(Part 4 of 5 of “Ambedkar, Religion, and Islam”)
To understand further Ambedkar’s misgivings about Islam, we can profitably turn to his reading of the Indian past and the vexed question about the disappearance of Buddhism from the land of its birth. Ambedkar agonized that Buddhism had not only “ceased to live in India but even the name of Buddha has gone out of memory of most Hindus.” He does not, as modern scholars are wont to do, furnish a plethora of reasons to account for Buddhism’s disappearance: the growing distance between the monks and the laity; the re-emergence of Hindu kingship and the shrinking patronage for Buddhist monasteries; the growing similarities between Hinduism and Mahayana Buddhism; the spread of vegetarianism among Hindus; the Brahminization of Buddhism; the defeat of the Buddhists in debates with Shankaracharya; and so on.
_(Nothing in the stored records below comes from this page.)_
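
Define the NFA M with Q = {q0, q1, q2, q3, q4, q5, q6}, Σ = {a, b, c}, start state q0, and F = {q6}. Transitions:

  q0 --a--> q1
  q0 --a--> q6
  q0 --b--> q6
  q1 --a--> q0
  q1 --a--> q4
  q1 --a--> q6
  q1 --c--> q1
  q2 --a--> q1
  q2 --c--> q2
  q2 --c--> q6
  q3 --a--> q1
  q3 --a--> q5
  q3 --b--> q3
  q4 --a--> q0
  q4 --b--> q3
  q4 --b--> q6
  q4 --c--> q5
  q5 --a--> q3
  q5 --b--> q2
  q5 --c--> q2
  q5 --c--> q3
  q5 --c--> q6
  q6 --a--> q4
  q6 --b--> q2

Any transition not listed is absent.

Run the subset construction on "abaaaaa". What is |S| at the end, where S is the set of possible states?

4

Start in {q0}.
Read 'a': q0→{q1, q6}; now {q1, q6}.
Read 'b': q1→∅, q6→{q2}; now {q2}.
Read 'a': q2→{q1}; now {q1}.
Read 'a': q1→{q0, q4, q6}; now {q0, q4, q6}.
Read 'a': q0→{q1, q6}, q4→{q0}, q6→{q4}; now {q0, q1, q4, q6}.
Read 'a': q0→{q1, q6}, q1→{q0, q4, q6}, q4→{q0}, q6→{q4}; now {q0, q1, q4, q6}.
Read 'a': q0→{q1, q6}, q1→{q0, q4, q6}, q4→{q0}, q6→{q4}; now {q0, q1, q4, q6}.
That set has 4 states.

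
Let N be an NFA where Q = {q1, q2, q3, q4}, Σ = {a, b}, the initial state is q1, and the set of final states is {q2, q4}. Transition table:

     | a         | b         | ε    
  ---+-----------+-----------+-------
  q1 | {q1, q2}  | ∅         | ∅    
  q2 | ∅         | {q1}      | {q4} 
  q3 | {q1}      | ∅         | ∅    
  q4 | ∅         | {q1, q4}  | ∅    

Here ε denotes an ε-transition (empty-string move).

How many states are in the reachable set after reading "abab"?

Start in {q1}.
Read 'a': q1→{q1, q2}; union {q1, q2}; ε-closure = {q1, q2, q4}.
Read 'b': q1→∅, q2→{q1}, q4→{q1, q4}; now {q1, q4}.
Read 'a': q1→{q1, q2}, q4→∅; union {q1, q2}; ε-closure = {q1, q2, q4}.
Read 'b': q1→∅, q2→{q1}, q4→{q1, q4}; now {q1, q4}.
That set has 2 states.

2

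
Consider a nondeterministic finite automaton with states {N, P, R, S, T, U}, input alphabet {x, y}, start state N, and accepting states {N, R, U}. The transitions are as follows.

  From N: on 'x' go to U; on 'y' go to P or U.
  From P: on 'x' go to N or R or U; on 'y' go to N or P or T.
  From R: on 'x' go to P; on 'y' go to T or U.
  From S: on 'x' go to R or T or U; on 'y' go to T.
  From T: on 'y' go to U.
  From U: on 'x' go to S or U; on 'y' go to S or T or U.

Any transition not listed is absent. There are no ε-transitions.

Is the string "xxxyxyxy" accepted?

Yes

Start in {N}.
Read 'x': {N} → {U}.
Read 'x': {U} → {S, U}.
Read 'x': {S, U} → {R, S, T, U}.
Read 'y': {R, S, T, U} → {S, T, U}.
Read 'x': {S, T, U} → {R, S, T, U}.
Read 'y': {R, S, T, U} → {S, T, U}.
Read 'x': {S, T, U} → {R, S, T, U}.
Read 'y': {R, S, T, U} → {S, T, U}.
The final set {S, T, U} contains the accepting state U.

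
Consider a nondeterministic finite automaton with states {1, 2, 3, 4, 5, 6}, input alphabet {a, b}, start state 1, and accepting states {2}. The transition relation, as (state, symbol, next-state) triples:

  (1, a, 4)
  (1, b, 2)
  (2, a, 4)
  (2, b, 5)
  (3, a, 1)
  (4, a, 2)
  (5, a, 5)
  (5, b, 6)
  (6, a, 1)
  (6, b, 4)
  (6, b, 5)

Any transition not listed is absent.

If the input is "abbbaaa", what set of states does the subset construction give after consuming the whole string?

Start in {1}.
Read 'a': 1→{4}; now {4}.
Read 'b': 4→∅; now ∅.
The set is empty and remains empty for the remaining 5 symbols.

∅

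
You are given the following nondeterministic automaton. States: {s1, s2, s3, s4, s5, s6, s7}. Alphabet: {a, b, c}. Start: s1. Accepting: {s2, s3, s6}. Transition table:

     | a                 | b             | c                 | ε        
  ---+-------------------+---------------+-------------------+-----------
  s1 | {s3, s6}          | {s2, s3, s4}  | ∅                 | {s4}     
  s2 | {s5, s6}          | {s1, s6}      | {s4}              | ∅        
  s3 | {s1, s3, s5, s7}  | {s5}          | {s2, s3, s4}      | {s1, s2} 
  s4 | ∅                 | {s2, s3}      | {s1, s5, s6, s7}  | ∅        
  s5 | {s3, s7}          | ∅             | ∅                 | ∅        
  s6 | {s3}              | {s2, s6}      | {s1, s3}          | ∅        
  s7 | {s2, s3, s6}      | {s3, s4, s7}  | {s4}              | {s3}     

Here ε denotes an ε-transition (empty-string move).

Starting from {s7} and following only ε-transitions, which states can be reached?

Begin with {s7}.
ε-move s7 → s3; add s3.
ε-move s3 → s1; add s1.
ε-move s3 → s2; add s2.
ε-move s1 → s4; add s4.

{s1, s2, s3, s4, s7}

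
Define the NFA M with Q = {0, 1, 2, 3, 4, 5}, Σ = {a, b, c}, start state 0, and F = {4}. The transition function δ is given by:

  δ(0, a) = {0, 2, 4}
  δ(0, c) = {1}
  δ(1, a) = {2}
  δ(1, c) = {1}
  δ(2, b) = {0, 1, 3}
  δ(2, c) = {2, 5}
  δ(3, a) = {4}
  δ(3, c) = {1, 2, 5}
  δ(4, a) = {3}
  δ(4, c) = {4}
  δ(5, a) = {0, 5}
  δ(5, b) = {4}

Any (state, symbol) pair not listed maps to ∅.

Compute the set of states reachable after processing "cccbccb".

∅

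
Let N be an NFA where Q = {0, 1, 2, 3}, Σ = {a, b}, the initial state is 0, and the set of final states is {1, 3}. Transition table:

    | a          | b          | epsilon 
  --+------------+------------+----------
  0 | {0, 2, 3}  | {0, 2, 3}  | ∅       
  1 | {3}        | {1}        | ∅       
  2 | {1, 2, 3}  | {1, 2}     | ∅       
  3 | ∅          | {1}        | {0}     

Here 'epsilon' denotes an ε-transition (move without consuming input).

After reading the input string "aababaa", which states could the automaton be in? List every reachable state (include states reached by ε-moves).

Start in {0}.
Read 'a': {0} → {0, 2, 3}.
Read 'a': {0, 2, 3} → {0, 1, 2, 3}.
Read 'b': {0, 1, 2, 3} → {0, 1, 2, 3}.
Read 'a': {0, 1, 2, 3} → {0, 1, 2, 3}.
Read 'b': {0, 1, 2, 3} → {0, 1, 2, 3}.
Read 'a': {0, 1, 2, 3} → {0, 1, 2, 3}.
Read 'a': {0, 1, 2, 3} → {0, 1, 2, 3}.

{0, 1, 2, 3}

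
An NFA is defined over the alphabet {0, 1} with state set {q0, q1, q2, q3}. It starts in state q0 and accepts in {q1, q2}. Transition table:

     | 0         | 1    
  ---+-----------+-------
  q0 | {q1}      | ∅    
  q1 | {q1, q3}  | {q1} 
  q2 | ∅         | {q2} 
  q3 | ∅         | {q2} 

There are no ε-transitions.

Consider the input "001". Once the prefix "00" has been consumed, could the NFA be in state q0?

Start in {q0}.
Read '0': q0→{q1}; now {q1}.
Read '0': q1→{q1, q3}; now {q1, q3}.
State q0 is not in {q1, q3}.

No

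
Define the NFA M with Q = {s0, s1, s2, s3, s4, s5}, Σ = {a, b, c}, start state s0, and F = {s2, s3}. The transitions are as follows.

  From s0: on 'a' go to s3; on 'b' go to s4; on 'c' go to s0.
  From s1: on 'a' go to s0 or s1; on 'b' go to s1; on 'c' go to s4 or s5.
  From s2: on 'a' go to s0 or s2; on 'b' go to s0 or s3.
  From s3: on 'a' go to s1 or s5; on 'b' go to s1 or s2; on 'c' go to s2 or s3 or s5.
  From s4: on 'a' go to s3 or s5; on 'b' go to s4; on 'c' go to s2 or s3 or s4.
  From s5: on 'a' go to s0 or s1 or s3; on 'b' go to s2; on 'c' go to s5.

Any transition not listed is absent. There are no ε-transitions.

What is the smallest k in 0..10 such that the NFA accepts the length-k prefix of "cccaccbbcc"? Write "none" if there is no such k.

Start in {s0}.
Read 'c': s0→{s0}; now {s0}.
Read 'c': s0→{s0}; now {s0}.
Read 'c': s0→{s0}; now {s0}.
Read 'a': s0→{s3}; now {s3}.
None of the earlier sets intersect F, but {s3} does.

4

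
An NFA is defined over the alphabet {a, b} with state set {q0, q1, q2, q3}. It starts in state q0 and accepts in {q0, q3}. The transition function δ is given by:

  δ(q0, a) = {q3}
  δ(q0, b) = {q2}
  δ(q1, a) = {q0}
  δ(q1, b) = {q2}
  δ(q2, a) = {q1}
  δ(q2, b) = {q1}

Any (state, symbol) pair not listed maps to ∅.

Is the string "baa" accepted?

Start in {q0}.
Read 'b': q0→{q2}; now {q2}.
Read 'a': q2→{q1}; now {q1}.
Read 'a': q1→{q0}; now {q0}.
The final set {q0} contains the accepting state q0.

Yes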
We can surmise, given his learning, that Ambedkar was not unaware of some of the scholarly literature surrounding the disappearance of Buddhism from India, but the scholarly narrative on this question appears to have been of little interest to him. Ambedkar distinguishes between the decline and the fall of Buddhism, but he does not hide his punches: “There can be no doubt that the fall of Buddhism in India was due to the invasions of the Musulmans. Islam came out as the enemy of the ‘But’ [idol].” Islam was destructive of Buddhism wherever it went, and Ambedkar quotes with approval the verdict of the British historian Vincent Smith: “The furious massacre perpetrated in many places by Musalman invaders were more efficacious than Orthodox Hindu persecutions, and had a great deal to do with the disappearance of Buddhism in several provinces (of India).” He anticipates the objection that Islam was hostile as much to Brahminism as it was to Buddhism, but this, far from falsifying the claim that the “sword of Islam” was responsible for the evisceration of Buddhism, only suggests that we need an interpretation that would render an account of the circumstances that permitted Brahminism but not Buddhism to survive “the onslaught of Islam.”

The Ruins at Nalanda, in Bihar, India, the seat of a famous university and a large monastery that was destroyed in 1193 by the conqueror Bhaktiyar Khilji. This is now a UNESCO World Heritage site.